Speaking of singing, our weekend event is being promoted on the radio and the Gypsy Carpenters have leaped off the silver screen and onto the magic airwaves. At least our name has. The substance behind the name, our music and images, remain unheard and unseen. We’re sneaking up on secret cult phenomenon. These things are delicate and can’t be rushed.
Our aloe are attracting more birds everyday. Yesterday the gilded flickers stopped by for a sample. I found the flickers entertaining because they use the fence to walk from plant to plant rather than fly. I saw my first flicker in Montana. It happened to be injured and stuck on the ground. We carried it off to the bird therapist and never heard from it again. Some birds are like that. That was not a gilded flicker but a northern flicker. They differ in the under wing color and habitat.
Here in Baja these birds carve nest cavities in the ginormous cardon cactus. The cactus could seep out water and meet its demise from these holes but instead they secret sap and the sap hardens and makes a little room for the birds. How sweet is that? Maybe our possibly preening bird below is cleaning wet sap off its feathers?
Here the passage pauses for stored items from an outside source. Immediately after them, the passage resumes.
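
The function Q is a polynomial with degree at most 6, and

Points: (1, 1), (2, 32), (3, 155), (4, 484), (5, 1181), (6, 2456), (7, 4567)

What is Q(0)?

-4

Write Q(m) = am^6 + bm^5 + cm^4 + dm³ + em² + pm + q; the 7 given values yield a linear system in the 7 coefficients.
Solving, the top 2 coefficients vanish, and Q(m) = 2m^4 - m³ + 2m² + 2m - 4.
The constant term is Q(0) = -4.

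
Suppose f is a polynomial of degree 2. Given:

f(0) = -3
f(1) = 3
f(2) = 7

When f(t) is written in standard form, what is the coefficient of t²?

Write f(t) = at² + bt + c; the 3 given values yield a linear system in the 3 coefficients.
Solving, f(t) = -t² + 7t - 3.
The coefficient of t² is -1.

-1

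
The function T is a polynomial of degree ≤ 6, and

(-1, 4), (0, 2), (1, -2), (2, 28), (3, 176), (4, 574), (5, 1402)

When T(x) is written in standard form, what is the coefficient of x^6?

First differences: -2, -4, 30, 148, 398, 828. Second differences: -2, 34, 118, 250, 430. Third differences: 36, 84, 132, 180. Fourth differences: 48, 48, 48.
Level-4 differences are constant, so T has degree 4.
Fitting a degree-4 polynomial gives T(x) = 2x^4 + 2x³ - 3x² - 5x + 2.
The coefficient of x^6 is 0.

0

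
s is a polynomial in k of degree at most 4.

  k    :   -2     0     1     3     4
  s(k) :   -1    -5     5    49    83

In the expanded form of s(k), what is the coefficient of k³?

0

Write s(k) = ak^4 + bk³ + ck² + dk + e; the 5 given values yield a linear system in the 5 coefficients.
Solving, the top 2 coefficients vanish, and s(k) = 4k² + 6k - 5.
The coefficient of k³ is 0.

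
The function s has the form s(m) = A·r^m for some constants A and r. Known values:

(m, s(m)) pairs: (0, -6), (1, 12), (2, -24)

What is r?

Consecutive ratio: 12/(-6) = -2, and -24/12 = -2, so r = -2.
Then A·(-2)^0 = -6 gives A = -6, and s(m) = -6·(-2)^m.

-2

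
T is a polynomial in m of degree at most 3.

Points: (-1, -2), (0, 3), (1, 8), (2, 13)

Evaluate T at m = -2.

First differences: 5, 5, 5.
Level-1 differences are constant, so T has degree 1.
Fitting a degree-1 polynomial gives T(m) = 5m + 3.
Then T(-2) = -7.

-7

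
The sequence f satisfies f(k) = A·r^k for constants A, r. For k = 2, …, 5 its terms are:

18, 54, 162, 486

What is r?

Consecutive ratio: 54/18 = 3, and 162/54 = 3, so r = 3.
Then A·3^2 = 18 gives A = 2, and f(k) = 2·3^k.

3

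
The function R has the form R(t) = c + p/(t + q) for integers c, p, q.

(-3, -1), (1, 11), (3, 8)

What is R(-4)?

(R(t) − c)(t + q) = p for each data point; the three points give a linear system in c and q, then p follows.
Solving: c = 5, q = 1, p = 12, so R(t) = 5 + 12/(t + 1).
Then R(-4) = 5 + 12/(-3) = 1.

1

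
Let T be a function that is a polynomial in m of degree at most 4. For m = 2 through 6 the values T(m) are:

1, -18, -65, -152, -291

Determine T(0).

3

First differences: -19, -47, -87, -139. Second differences: -28, -40, -52. Third differences: -12, -12.
Level-3 differences are constant, so T has degree 3.
Fitting a degree-3 polynomial gives T(m) = -2m³ + 4m² - m + 3.
Then T(0) = 3.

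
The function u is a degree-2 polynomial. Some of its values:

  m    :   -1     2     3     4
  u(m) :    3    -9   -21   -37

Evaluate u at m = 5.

-57

Write u(m) = am² + bm + c; the 4 given values yield a linear system in the 3 coefficients.
Solving, u(m) = -2m² - 2m + 3.
Then u(5) = -57.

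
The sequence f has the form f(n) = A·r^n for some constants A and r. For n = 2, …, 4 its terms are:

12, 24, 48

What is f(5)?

96

Consecutive ratio: 24/12 = 2, and 48/24 = 2, so r = 2.
Then A·2^2 = 12 gives A = 3, and f(n) = 3·2^n.
f(5) = 3·2^5 = 96.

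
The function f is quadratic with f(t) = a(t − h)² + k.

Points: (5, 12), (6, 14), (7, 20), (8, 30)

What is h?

First differences 2, 6, 10; second difference 4 = 2a, so a = 2.
Expanding, the t-coefficient is −2ah = -4h; matching it to the data gives h = 5, and then k = 12.
So f(t) = 2(t − 5)² + 12.
Hence h = 5.

5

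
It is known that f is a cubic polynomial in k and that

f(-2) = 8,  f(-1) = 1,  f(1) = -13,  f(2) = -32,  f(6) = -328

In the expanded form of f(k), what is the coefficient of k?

-6

Write f(k) = ak³ + bk² + ck + d; the 5 given values yield a linear system in the 4 coefficients.
Solving, f(k) = -k³ - 2k² - 6k - 4.
The coefficient of k is -6.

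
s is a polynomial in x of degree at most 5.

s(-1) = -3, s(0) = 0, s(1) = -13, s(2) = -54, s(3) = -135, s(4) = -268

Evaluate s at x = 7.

-1099

First differences: 3, -13, -41, -81, -133. Second differences: -16, -28, -40, -52. Third differences: -12, -12, -12.
Level-3 differences are constant, so s has degree 3.
Fitting a degree-3 polynomial gives s(x) = -2x³ - 8x² - 3x.
Then s(7) = -1099.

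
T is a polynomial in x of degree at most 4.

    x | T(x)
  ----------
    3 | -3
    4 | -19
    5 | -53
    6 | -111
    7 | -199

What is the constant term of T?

First differences: -16, -34, -58, -88. Second differences: -18, -24, -30. Third differences: -6, -6.
Level-3 differences are constant, so T has degree 3.
Fitting a degree-3 polynomial gives T(x) = -x³ + 3x² - 3.
The constant term is T(0) = -3.

-3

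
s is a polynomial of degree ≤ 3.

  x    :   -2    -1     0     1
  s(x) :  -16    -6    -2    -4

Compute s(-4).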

The aloe is in full bloom all around and the orioles are here having a grand time hooking up and eating to their fill. I have an oriole specific feeder full of sugar water but so far only ants, bees, hummingbirds and butterflies have used it. The orioles prefer their native food source. In this part of Baja both Bullock’s Oriole and the Hooded Oriole can be found. Orioles are part of the blackbird family and like most blackbirds they have a rich song. A friend recently saw a yellow headed blackbird kill another yellow headed blackbird in a mating dispute. We’ve seen some fights around here but nothing close to lethal. Perhaps the yellow heads are the hot heads of the blackbird family.